Joachim Vogel and Irene Wennemo


Three European Models of Society

Joachim Vogel


Synopsis: In modern societies, the larger part of human welfare is provided by three primary institutions-- the family, the labour market and the state. Societies may be differentiated according to the roles played by these institutions and their relationships to each other. In that regard, Europe appears to be divided into three distinct clusters of fairly similar societies:
  • the Nordic countries of Denmark, Norway, Finland and Sweden
  • the Southern European countries of Greece, Italy, Spain and Portugal
  • most of the continental countries in between, including France, Germany, the Netherlands, Austria, Luxembourg and Belgium.

The Nordic model combines an extensive social insurance system with labour market policies that promote full employment, equal opportunity and an equitable distribution of wealth. The broad-based labour market supports an extensive public sector and social insurance system by widening the tax base and limiting the need for direct intervention by social authorities.

Thus, the lowest levels of socio-economic inequality and poverty in the industrial world are associated with a strong state and a strong market which reinforce each other.

In contrast, the Southern European countries combine a weak state and a weak market with a correspondingly heavy reliance on the traditional family. In this type of society, the family serves to limit the effects of poverty and socio-economic inequality, especially in the case of young adults and the elderly. But levels of poverty and inequality are high, and a personal price is paid by women, young people and the elderly in the form of financial dependence on middle-aged patriarchs, who in turn bear a heavy burden of responsibility.

Inequality Index
Disposable Household Income, 1994

 The higher the index value, the greater
the inequality between households.

        

   

Future in doubt

During the past twenty years or so, there appears to have occurred a gradual weakening of both the Nordic and the Southern European models. Long-term social trends, particularly that of greater equality between the sexes, have the effect of undermining the patriarchal family.

As for the Nordic countries, they have in recent years been subjected to a political-economic ideology which calls for a minimal state and maximal reliance on the market. The result has been a weakening of both, for the reasons noted above. For Sweden and Finland in particular, the 1990s were a decade of economic crisis that has diminished the capacity of the labour market to support public services and social insurance systems.

Nevertheless, Sweden, Finland, Norway and Denmark remain in a class by themselves with regard to the nature and extent of social programmes, employment levels, and the distribution of wealth. Nor is there any widespread political support for the current trend toward weaker national governments and less ambitious social insurance systems.
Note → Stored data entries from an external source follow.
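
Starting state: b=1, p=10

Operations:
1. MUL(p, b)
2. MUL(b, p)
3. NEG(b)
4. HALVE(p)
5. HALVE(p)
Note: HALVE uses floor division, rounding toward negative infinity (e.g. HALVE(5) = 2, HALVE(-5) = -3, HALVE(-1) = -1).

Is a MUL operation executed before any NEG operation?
Yes

First MUL: step 1
First NEG: step 3
Since 1 < 3, MUL comes first.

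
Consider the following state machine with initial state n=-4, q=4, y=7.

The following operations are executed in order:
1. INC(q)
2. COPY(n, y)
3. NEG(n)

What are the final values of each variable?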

Opinion surveys in Sweden, for example, have disclosed mounting public support for the public sector and basic social insurance programmes.
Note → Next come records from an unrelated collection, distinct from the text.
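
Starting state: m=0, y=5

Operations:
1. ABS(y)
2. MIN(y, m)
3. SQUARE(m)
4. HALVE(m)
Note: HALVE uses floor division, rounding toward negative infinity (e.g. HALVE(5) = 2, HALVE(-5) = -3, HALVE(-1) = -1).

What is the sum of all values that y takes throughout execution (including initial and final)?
10

Values of y at each step:
Initial: y = 5
After step 1: y = 5
After step 2: y = 0
After step 3: y = 0
After step 4: y = 0
Sum = 5 + 5 + 0 + 0 + 0 = 10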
However, the Nordic countries comprise an island of egalitarianism in a sea of neo-liberalism, with its evident tendency toward increasing class divisions; and there are strong forces at work to ensure that the Nordic model of society is dismantled. At this point in history, the future of that model appears to be in doubt.
    

Note: The complete text of Joachim Vogel's address to the seminar is not available. But two other documents which cover essentially the same ground are. The shorter version is intended for a general public. There is also a more complex and detailed treatment of the same issues in a professional treatise presented at a conference of the International Sociological Association; available here in PDF format.

* * * 

   
Joachim Vogel has been on the staff of Statistics Sweden since 1964, where he has concentrated on the areas of social research, social indicators, survey research, survey methodology and general social statistics. He is the author/editor of national social reports for Sweden over three decades, and has served as advisor to several governmental committees on social policy. He has also worked on the development of social indicators, social reporting and comparative surveys for the European Union, and is currently involved in several comparative projects, including social reports for the European Union over the past six years.